Since the area you are filling is horizontal you want to use the color of the horizontal surface. Tile caulking will match in to fill the gap, it will bind to the wood and the waterproof.


----------



## m1951mm

I just finished my own bath and first laid the ceramic then installed the baseboards. There are a few small gaps here and there that I caulked. I used a very high end caulk, Accura made by Tower Sealants. It is 100 percent acrylic adhesive sealant which is paintable. I wanted a GOOD paintable caulk since I painted it along with the baseboards. Will get a pic and post how it came out. Just do not buy any of the caulks from the big box stores for your purpose. Go to a Real paint store or tile store and pay atleast $6 or more per tube. It does make a BIG difference.

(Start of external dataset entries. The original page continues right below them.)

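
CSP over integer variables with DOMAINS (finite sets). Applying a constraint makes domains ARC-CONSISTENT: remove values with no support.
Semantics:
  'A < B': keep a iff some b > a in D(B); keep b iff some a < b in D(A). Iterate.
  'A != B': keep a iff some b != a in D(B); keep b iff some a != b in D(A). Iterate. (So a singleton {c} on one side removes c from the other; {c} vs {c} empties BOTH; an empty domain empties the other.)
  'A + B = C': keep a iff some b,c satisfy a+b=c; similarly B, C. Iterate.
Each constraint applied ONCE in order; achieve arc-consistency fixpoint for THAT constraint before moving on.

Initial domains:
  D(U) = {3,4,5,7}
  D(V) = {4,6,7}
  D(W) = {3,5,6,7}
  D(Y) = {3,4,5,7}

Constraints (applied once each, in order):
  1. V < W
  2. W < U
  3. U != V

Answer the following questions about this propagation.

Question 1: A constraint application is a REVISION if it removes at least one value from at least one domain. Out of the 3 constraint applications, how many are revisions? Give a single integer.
Constraint 1 (V < W) on D(V)={4,6,7} D(W)={3,5,6,7}: V {4,6,7}->{4,6}; W {3,5,6,7}->{5,6,7} => REVISION
Constraint 2 (W < U) on D(W)={5,6,7} D(U)={3,4,5,7}: W {5,6,7}->{5,6}; U {3,4,5,7}->{7} => REVISION
Constraint 3 (U != V) on D(U)={7} D(V)={4,6}: no change => not a revision
Total revisions = 2

Answer: 2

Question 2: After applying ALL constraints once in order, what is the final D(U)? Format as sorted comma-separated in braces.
Constraint 1 (V < W) on D(V)={4,6,7} D(W)={3,5,6,7}: V {4,6,7}->{4,6}; W {3,5,6,7}->{5,6,7}
Constraint 2 (W < U) on D(W)={5,6,7} D(U)={3,4,5,7}: W {5,6,7}->{5,6}; U {3,4,5,7}->{7}
Constraint 3 (U != V) on D(U)={7} D(V)={4,6}: no change
So after all 3 constraints: D(U) = {7}

Answer: {7}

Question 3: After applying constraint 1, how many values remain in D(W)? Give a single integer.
Answer: 3

Derivation:
Constraint 1 (V < W) on D(V)={4,6,7} D(W)={3,5,6,7}: V {4,6,7}->{4,6}; W {3,5,6,7}->{5,6,7}
So after constraint 1: D(W)={5,6,7}, size = 3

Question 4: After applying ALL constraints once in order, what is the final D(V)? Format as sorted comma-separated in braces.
Answer: {4,6}

Derivation:
Constraint 1 (V < W) on D(V)={4,6,7} D(W)={3,5,6,7}: V {4,6,7}->{4,6}; W {3,5,6,7}->{5,6,7}
Constraint 2 (W < U) on D(W)={5,6,7} D(U)={3,4,5,7}: W {5,6,7}->{5,6}; U {3,4,5,7}->{7}
Constraint 3 (U != V) on D(U)={7} D(V)={4,6}: no change
So after all 3 constraints: D(V) = {4,6}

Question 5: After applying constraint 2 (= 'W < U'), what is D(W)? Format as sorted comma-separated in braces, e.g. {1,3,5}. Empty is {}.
Constraint 1 (V < W) on D(V)={4,6,7} D(W)={3,5,6,7}: V {4,6,7}->{4,6}; W {3,5,6,7}->{5,6,7}
Constraint 2 (W < U) on D(W)={5,6,7} D(U)={3,4,5,7}: W {5,6,7}->{5,6}; U {3,4,5,7}->{7}
So after constraint 2: D(W) = {5,6}

Answer: {5,6}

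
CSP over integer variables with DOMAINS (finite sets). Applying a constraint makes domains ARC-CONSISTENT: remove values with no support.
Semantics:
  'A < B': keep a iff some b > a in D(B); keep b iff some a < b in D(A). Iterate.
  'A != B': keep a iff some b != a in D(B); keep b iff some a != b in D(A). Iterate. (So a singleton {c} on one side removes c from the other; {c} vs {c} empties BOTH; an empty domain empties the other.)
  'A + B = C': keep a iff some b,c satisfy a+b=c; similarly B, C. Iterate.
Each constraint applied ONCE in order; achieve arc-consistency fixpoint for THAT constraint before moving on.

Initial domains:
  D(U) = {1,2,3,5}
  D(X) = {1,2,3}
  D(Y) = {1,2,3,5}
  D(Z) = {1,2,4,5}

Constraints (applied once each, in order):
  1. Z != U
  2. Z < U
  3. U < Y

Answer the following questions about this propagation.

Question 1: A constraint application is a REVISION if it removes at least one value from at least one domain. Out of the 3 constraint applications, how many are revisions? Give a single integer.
Constraint 1 (Z != U) on D(Z)={1,2,4,5} D(U)={1,2,3,5}: no change => not a revision
Constraint 2 (Z < U) on D(Z)={1,2,4,5} D(U)={1,2,3,5}: Z {1,2,4,5}->{1,2,4}; U {1,2,3,5}->{2,3,5} => REVISION
Constraint 3 (U < Y) on D(U)={2,3,5} D(Y)={1,2,3,5}: U {2,3,5}->{2,3}; Y {1,2,3,5}->{3,5} => REVISION
Total revisions = 2

Answer: 2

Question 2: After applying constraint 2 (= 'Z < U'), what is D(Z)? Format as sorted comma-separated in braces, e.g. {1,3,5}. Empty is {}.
Constraint 1 (Z != U) on D(Z)={1,2,4,5} D(U)={1,2,3,5}: no change
Constraint 2 (Z < U) on D(Z)={1,2,4,5} D(U)={1,2,3,5}: Z {1,2,4,5}->{1,2,4}; U {1,2,3,5}->{2,3,5}
So after constraint 2: D(Z) = {1,2,4}

Answer: {1,2,4}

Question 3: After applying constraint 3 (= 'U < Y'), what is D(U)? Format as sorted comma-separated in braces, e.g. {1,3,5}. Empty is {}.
Constraint 1 (Z != U) on D(Z)={1,2,4,5} D(U)={1,2,3,5}: no change
Constraint 2 (Z < U) on D(Z)={1,2,4,5} D(U)={1,2,3,5}: Z {1,2,4,5}->{1,2,4}; U {1,2,3,5}->{2,3,5}
Constraint 3 (U < Y) on D(U)={2,3,5} D(Y)={1,2,3,5}: U {2,3,5}->{2,3}; Y {1,2,3,5}->{3,5}
So after constraint 3: D(U) = {2,3}

Answer: {2,3}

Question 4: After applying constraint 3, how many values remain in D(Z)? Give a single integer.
Constraint 1 (Z != U) on D(Z)={1,2,4,5} D(U)={1,2,3,5}: no change
Constraint 2 (Z < U) on D(Z)={1,2,4,5} D(U)={1,2,3,5}: Z {1,2,4,5}->{1,2,4}; U {1,2,3,5}->{2,3,5}
Constraint 3 (U < Y) on D(U)={2,3,5} D(Y)={1,2,3,5}: U {2,3,5}->{2,3}; Y {1,2,3,5}->{3,5}
So after constraint 3: D(Z)={1,2,4}, size = 3

Answer: 3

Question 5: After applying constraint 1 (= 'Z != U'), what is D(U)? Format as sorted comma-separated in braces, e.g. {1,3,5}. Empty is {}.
Answer: {1,2,3,5}

Derivation:
Constraint 1 (Z != U) on D(Z)={1,2,4,5} D(U)={1,2,3,5}: no change
So after constraint 1: D(U) = {1,2,3,5}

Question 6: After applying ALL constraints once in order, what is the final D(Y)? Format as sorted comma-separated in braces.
Answer: {3,5}

Derivation:
Constraint 1 (Z != U) on D(Z)={1,2,4,5} D(U)={1,2,3,5}: no change
Constraint 2 (Z < U) on D(Z)={1,2,4,5} D(U)={1,2,3,5}: Z {1,2,4,5}->{1,2,4}; U {1,2,3,5}->{2,3,5}
Constraint 3 (U < Y) on D(U)={2,3,5} D(Y)={1,2,3,5}: U {2,3,5}->{2,3}; Y {1,2,3,5}->{3,5}
So after all 3 constraints: D(Y) = {3,5}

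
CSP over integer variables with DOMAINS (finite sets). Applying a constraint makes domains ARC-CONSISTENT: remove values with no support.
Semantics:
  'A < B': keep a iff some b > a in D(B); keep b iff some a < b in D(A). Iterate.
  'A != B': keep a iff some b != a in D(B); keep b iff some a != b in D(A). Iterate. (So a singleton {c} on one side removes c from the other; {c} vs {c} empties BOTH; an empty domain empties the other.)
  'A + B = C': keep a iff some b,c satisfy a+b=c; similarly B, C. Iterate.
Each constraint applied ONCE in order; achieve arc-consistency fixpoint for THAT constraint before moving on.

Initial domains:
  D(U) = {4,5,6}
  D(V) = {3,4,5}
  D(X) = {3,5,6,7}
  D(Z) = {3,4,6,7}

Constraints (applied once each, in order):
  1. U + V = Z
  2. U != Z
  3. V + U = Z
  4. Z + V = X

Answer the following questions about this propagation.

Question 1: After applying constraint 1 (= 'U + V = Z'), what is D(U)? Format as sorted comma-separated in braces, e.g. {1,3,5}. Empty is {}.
Answer: {4}

Derivation:
Constraint 1 (U + V = Z) on D(U)={4,5,6} D(V)={3,4,5} D(Z)={3,4,6,7}: U {4,5,6}->{4}; V {3,4,5}->{3}; Z {3,4,6,7}->{7}
So after constraint 1: D(U) = {4}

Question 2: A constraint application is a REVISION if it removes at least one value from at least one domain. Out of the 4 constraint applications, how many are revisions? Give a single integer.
Constraint 1 (U + V = Z) on D(U)={4,5,6} D(V)={3,4,5} D(Z)={3,4,6,7}: U {4,5,6}->{4}; V {3,4,5}->{3}; Z {3,4,6,7}->{7} => REVISION
Constraint 2 (U != Z) on D(U)={4} D(Z)={7}: no change => not a revision
Constraint 3 (V + U = Z) on D(V)={3} D(U)={4} D(Z)={7}: no change => not a revision
Constraint 4 (Z + V = X) on D(Z)={7} D(V)={3} D(X)={3,5,6,7}: Z {7}->{}; V {3}->{}; X {3,5,6,7}->{} => REVISION
Total revisions = 2

Answer: 2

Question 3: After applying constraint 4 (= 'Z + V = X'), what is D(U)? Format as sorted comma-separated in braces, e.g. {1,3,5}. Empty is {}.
Constraint 1 (U + V = Z) on D(U)={4,5,6} D(V)={3,4,5} D(Z)={3,4,6,7}: U {4,5,6}->{4}; V {3,4,5}->{3}; Z {3,4,6,7}->{7}
Constraint 2 (U != Z) on D(U)={4} D(Z)={7}: no change
Constraint 3 (V + U = Z) on D(V)={3} D(U)={4} D(Z)={7}: no change
Constraint 4 (Z + V = X) on D(Z)={7} D(V)={3} D(X)={3,5,6,7}: Z {7}->{}; V {3}->{}; X {3,5,6,7}->{}
So after constraint 4: D(U) = {4}

Answer: {4}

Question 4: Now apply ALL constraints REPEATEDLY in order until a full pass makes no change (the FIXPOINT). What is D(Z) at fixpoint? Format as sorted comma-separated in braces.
Answer: {}

Derivation:
pass 0 (initial): D(Z)={3,4,6,7}
pass 1: U {4,5,6}->{4}; V {3,4,5}->{}; X {3,5,6,7}->{}; Z {3,4,6,7}->{}
pass 2: U {4}->{}
pass 3: no change
Fixpoint after 3 passes: D(Z) = {}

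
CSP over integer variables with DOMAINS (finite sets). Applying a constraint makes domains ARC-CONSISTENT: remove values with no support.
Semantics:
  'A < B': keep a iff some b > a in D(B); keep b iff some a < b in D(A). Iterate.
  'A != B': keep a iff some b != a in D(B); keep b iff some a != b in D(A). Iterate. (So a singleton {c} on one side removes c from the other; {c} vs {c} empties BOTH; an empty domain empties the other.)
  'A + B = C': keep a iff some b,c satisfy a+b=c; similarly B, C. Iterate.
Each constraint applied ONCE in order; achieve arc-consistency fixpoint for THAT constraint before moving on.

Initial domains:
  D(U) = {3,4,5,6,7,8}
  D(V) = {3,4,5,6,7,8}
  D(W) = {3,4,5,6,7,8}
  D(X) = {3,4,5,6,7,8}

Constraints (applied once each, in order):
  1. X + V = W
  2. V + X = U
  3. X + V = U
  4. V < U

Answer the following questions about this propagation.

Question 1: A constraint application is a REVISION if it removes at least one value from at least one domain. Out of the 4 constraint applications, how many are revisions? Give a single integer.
Constraint 1 (X + V = W) on D(X)={3,4,5,6,7,8} D(V)={3,4,5,6,7,8} D(W)={3,4,5,6,7,8}: X {3,4,5,6,7,8}->{3,4,5}; V {3,4,5,6,7,8}->{3,4,5}; W {3,4,5,6,7,8}->{6,7,8} => REVISION
Constraint 2 (V + X = U) on D(V)={3,4,5} D(X)={3,4,5} D(U)={3,4,5,6,7,8}: U {3,4,5,6,7,8}->{6,7,8} => REVISION
Constraint 3 (X + V = U) on D(X)={3,4,5} D(V)={3,4,5} D(U)={6,7,8}: no change => not a revision
Constraint 4 (V < U) on D(V)={3,4,5} D(U)={6,7,8}: no change => not a revision
Total revisions = 2

Answer: 2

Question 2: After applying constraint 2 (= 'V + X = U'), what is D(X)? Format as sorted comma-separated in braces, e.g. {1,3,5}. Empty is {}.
Constraint 1 (X + V = W) on D(X)={3,4,5,6,7,8} D(V)={3,4,5,6,7,8} D(W)={3,4,5,6,7,8}: X {3,4,5,6,7,8}->{3,4,5}; V {3,4,5,6,7,8}->{3,4,5}; W {3,4,5,6,7,8}->{6,7,8}
Constraint 2 (V + X = U) on D(V)={3,4,5} D(X)={3,4,5} D(U)={3,4,5,6,7,8}: U {3,4,5,6,7,8}->{6,7,8}
So after constraint 2: D(X) = {3,4,5}

Answer: {3,4,5}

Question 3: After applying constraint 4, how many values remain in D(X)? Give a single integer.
Constraint 1 (X + V = W) on D(X)={3,4,5,6,7,8} D(V)={3,4,5,6,7,8} D(W)={3,4,5,6,7,8}: X {3,4,5,6,7,8}->{3,4,5}; V {3,4,5,6,7,8}->{3,4,5}; W {3,4,5,6,7,8}->{6,7,8}
Constraint 2 (V + X = U) on D(V)={3,4,5} D(X)={3,4,5} D(U)={3,4,5,6,7,8}: U {3,4,5,6,7,8}->{6,7,8}
Constraint 3 (X + V = U) on D(X)={3,4,5} D(V)={3,4,5} D(U)={6,7,8}: no change
Constraint 4 (V < U) on D(V)={3,4,5} D(U)={6,7,8}: no change
So after constraint 4: D(X)={3,4,5}, size = 3

Answer: 3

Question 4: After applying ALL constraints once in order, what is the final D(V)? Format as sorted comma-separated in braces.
Answer: {3,4,5}

Derivation:
Constraint 1 (X + V = W) on D(X)={3,4,5,6,7,8} D(V)={3,4,5,6,7,8} D(W)={3,4,5,6,7,8}: X {3,4,5,6,7,8}->{3,4,5}; V {3,4,5,6,7,8}->{3,4,5}; W {3,4,5,6,7,8}->{6,7,8}
Constraint 2 (V + X = U) on D(V)={3,4,5} D(X)={3,4,5} D(U)={3,4,5,6,7,8}: U {3,4,5,6,7,8}->{6,7,8}
Constraint 3 (X + V = U) on D(X)={3,4,5} D(V)={3,4,5} D(U)={6,7,8}: no change
Constraint 4 (V < U) on D(V)={3,4,5} D(U)={6,7,8}: no change
So after all 4 constraints: D(V) = {3,4,5}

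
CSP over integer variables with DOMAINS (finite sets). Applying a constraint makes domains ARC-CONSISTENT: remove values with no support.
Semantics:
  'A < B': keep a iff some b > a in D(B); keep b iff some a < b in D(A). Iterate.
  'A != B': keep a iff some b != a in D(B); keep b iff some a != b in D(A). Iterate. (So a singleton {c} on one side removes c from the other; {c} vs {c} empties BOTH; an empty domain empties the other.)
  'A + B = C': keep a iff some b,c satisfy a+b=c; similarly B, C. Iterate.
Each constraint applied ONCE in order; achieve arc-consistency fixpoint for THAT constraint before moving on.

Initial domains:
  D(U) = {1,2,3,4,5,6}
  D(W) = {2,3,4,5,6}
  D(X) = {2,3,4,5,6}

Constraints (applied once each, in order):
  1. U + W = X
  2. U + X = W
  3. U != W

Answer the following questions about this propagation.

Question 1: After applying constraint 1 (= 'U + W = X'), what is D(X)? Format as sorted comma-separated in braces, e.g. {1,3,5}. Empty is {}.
Constraint 1 (U + W = X) on D(U)={1,2,3,4,5,6} D(W)={2,3,4,5,6} D(X)={2,3,4,5,6}: U {1,2,3,4,5,6}->{1,2,3,4}; W {2,3,4,5,6}->{2,3,4,5}; X {2,3,4,5,6}->{3,4,5,6}
So after constraint 1: D(X) = {3,4,5,6}

Answer: {3,4,5,6}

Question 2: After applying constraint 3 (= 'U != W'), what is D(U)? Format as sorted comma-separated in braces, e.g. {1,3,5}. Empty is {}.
Answer: {1,2}

Derivation:
Constraint 1 (U + W = X) on D(U)={1,2,3,4,5,6} D(W)={2,3,4,5,6} D(X)={2,3,4,5,6}: U {1,2,3,4,5,6}->{1,2,3,4}; W {2,3,4,5,6}->{2,3,4,5}; X {2,3,4,5,6}->{3,4,5,6}
Constraint 2 (U + X = W) on D(U)={1,2,3,4} D(X)={3,4,5,6} D(W)={2,3,4,5}: U {1,2,3,4}->{1,2}; X {3,4,5,6}->{3,4}; W {2,3,4,5}->{4,5}
Constraint 3 (U != W) on D(U)={1,2} D(W)={4,5}: no change
So after constraint 3: D(U) = {1,2}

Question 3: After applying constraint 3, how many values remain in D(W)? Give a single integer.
Constraint 1 (U + W = X) on D(U)={1,2,3,4,5,6} D(W)={2,3,4,5,6} D(X)={2,3,4,5,6}: U {1,2,3,4,5,6}->{1,2,3,4}; W {2,3,4,5,6}->{2,3,4,5}; X {2,3,4,5,6}->{3,4,5,6}
Constraint 2 (U + X = W) on D(U)={1,2,3,4} D(X)={3,4,5,6} D(W)={2,3,4,5}: U {1,2,3,4}->{1,2}; X {3,4,5,6}->{3,4}; W {2,3,4,5}->{4,5}
Constraint 3 (U != W) on D(U)={1,2} D(W)={4,5}: no change
So after constraint 3: D(W)={4,5}, size = 2

Answer: 2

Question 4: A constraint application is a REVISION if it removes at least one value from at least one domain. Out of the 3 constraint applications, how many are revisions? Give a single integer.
Constraint 1 (U + W = X) on D(U)={1,2,3,4,5,6} D(W)={2,3,4,5,6} D(X)={2,3,4,5,6}: U {1,2,3,4,5,6}->{1,2,3,4}; W {2,3,4,5,6}->{2,3,4,5}; X {2,3,4,5,6}->{3,4,5,6} => REVISION
Constraint 2 (U + X = W) on D(U)={1,2,3,4} D(X)={3,4,5,6} D(W)={2,3,4,5}: U {1,2,3,4}->{1,2}; X {3,4,5,6}->{3,4}; W {2,3,4,5}->{4,5} => REVISION
Constraint 3 (U != W) on D(U)={1,2} D(W)={4,5}: no change => not a revision
Total revisions = 2

Answer: 2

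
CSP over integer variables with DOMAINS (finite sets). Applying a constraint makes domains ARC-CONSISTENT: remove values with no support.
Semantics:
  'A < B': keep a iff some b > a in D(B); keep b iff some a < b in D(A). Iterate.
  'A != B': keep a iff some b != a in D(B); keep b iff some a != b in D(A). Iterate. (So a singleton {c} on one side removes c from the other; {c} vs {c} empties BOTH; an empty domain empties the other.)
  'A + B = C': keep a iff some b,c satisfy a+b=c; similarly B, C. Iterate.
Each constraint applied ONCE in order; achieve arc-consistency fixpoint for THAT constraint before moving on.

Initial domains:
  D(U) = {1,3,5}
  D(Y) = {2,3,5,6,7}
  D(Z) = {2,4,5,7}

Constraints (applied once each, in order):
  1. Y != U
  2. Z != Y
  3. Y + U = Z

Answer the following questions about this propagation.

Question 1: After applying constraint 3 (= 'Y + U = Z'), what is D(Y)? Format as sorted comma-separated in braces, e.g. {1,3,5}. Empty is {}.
Answer: {2,3,6}

Derivation:
Constraint 1 (Y != U) on D(Y)={2,3,5,6,7} D(U)={1,3,5}: no change
Constraint 2 (Z != Y) on D(Z)={2,4,5,7} D(Y)={2,3,5,6,7}: no change
Constraint 3 (Y + U = Z) on D(Y)={2,3,5,6,7} D(U)={1,3,5} D(Z)={2,4,5,7}: Y {2,3,5,6,7}->{2,3,6}; Z {2,4,5,7}->{4,5,7}
So after constraint 3: D(Y) = {2,3,6}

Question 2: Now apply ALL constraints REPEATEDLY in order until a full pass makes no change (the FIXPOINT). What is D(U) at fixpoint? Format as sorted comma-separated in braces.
pass 0 (initial): D(U)={1,3,5}
pass 1: Y {2,3,5,6,7}->{2,3,6}; Z {2,4,5,7}->{4,5,7}
pass 2: no change
Fixpoint after 2 passes: D(U) = {1,3,5}

Answer: {1,3,5}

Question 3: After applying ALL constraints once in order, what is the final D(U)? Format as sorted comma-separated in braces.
Constraint 1 (Y != U) on D(Y)={2,3,5,6,7} D(U)={1,3,5}: no change
Constraint 2 (Z != Y) on D(Z)={2,4,5,7} D(Y)={2,3,5,6,7}: no change
Constraint 3 (Y + U = Z) on D(Y)={2,3,5,6,7} D(U)={1,3,5} D(Z)={2,4,5,7}: Y {2,3,5,6,7}->{2,3,6}; Z {2,4,5,7}->{4,5,7}
So after all 3 constraints: D(U) = {1,3,5}

Answer: {1,3,5}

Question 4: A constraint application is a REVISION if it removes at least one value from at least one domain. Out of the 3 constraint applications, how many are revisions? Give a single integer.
Constraint 1 (Y != U) on D(Y)={2,3,5,6,7} D(U)={1,3,5}: no change => not a revision
Constraint 2 (Z != Y) on D(Z)={2,4,5,7} D(Y)={2,3,5,6,7}: no change => not a revision
Constraint 3 (Y + U = Z) on D(Y)={2,3,5,6,7} D(U)={1,3,5} D(Z)={2,4,5,7}: Y {2,3,5,6,7}->{2,3,6}; Z {2,4,5,7}->{4,5,7} => REVISION
Total revisions = 1

Answer: 1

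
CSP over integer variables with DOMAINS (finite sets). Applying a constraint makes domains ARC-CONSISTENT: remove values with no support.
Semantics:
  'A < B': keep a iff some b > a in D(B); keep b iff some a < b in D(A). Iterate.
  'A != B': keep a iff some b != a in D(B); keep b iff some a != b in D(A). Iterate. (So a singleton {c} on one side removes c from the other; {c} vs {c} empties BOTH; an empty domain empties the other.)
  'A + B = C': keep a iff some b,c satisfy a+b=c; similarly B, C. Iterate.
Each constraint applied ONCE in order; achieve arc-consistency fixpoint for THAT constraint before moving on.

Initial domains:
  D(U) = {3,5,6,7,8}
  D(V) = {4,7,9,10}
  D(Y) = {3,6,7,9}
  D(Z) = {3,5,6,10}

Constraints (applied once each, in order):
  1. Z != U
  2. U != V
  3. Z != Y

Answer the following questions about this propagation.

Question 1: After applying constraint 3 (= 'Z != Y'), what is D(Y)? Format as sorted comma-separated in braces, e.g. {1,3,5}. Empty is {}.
Constraint 1 (Z != U) on D(Z)={3,5,6,10} D(U)={3,5,6,7,8}: no change
Constraint 2 (U != V) on D(U)={3,5,6,7,8} D(V)={4,7,9,10}: no change
Constraint 3 (Z != Y) on D(Z)={3,5,6,10} D(Y)={3,6,7,9}: no change
So after constraint 3: D(Y) = {3,6,7,9}

Answer: {3,6,7,9}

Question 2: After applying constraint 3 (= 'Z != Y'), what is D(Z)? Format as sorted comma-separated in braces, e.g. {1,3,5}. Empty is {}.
Answer: {3,5,6,10}

Derivation:
Constraint 1 (Z != U) on D(Z)={3,5,6,10} D(U)={3,5,6,7,8}: no change
Constraint 2 (U != V) on D(U)={3,5,6,7,8} D(V)={4,7,9,10}: no change
Constraint 3 (Z != Y) on D(Z)={3,5,6,10} D(Y)={3,6,7,9}: no change
So after constraint 3: D(Z) = {3,5,6,10}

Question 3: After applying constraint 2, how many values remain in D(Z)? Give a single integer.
Constraint 1 (Z != U) on D(Z)={3,5,6,10} D(U)={3,5,6,7,8}: no change
Constraint 2 (U != V) on D(U)={3,5,6,7,8} D(V)={4,7,9,10}: no change
So after constraint 2: D(Z)={3,5,6,10}, size = 4

Answer: 4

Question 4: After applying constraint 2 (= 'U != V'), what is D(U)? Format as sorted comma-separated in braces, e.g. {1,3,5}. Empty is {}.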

If your gaps are to large consider putting in shoe moulding. Large caulk lines unless you are good at it look bad and tend to collect dirt. The shoe will span the gap and you will have a much nicer finish product.


----------



## Bud Cline

> Just do not buy any of the caulks from the big box stores for your purpose.


*BALONEY!*
The caulks intended for use with tile (color-matched and sanded and unsanded) and that are sold in the tile department of a big box store are the same caulks that are sold in "real" tile stores. And they cost six dollars per tube if what you pay is to determine quality and it isn't these days.


----------



## m1951mm

Bud Cline said:


> *BALONEY!*
> 
> *Sorry, You are right Bud. Forgot about the caulks in the tile dept. Was thinking only what you can find in the painting dept. *
> 
> *You sure are a tuff one:laughing:.*


----------



## chrisn

sandsp said:


> I have read several things about caulking baseboards to tile floor. the contractor from hell that we used put the baseboards down first and then the floor. We have decided to caulk the baseboards to the tile. My question is: Specifically, what caulk to use, brand, type, etcl. There are so many I just don't know which one.
> Thanks.


 
Really?:huh:, wow:huh:


----------



## chrisn

m1951mm said:


> Bud Cline said:
> 
> 
> 
> *BALONEY!*
> 
> *Sorry, You are right Bud. Forgot about the caulks in the tile dept. Was thinking only what you can find in the painting dept. *
> 
> *You sure are a tuff one:laughing:.*
> 
> 
> 
> Wow, you got off easy with just baloney, he could have said bull cookies:whistling2: or worse
Click to expand...


----------



## Scuba_Dave

Welcome to the Site !


----------



## Bud Cline

> Wow, you got off easy with just baloney, he could have said bull cookies or worse


Actually it's: *BULL DROPPINGS!*

Bull Cookies would be reserved for the Cooking Forum.


----------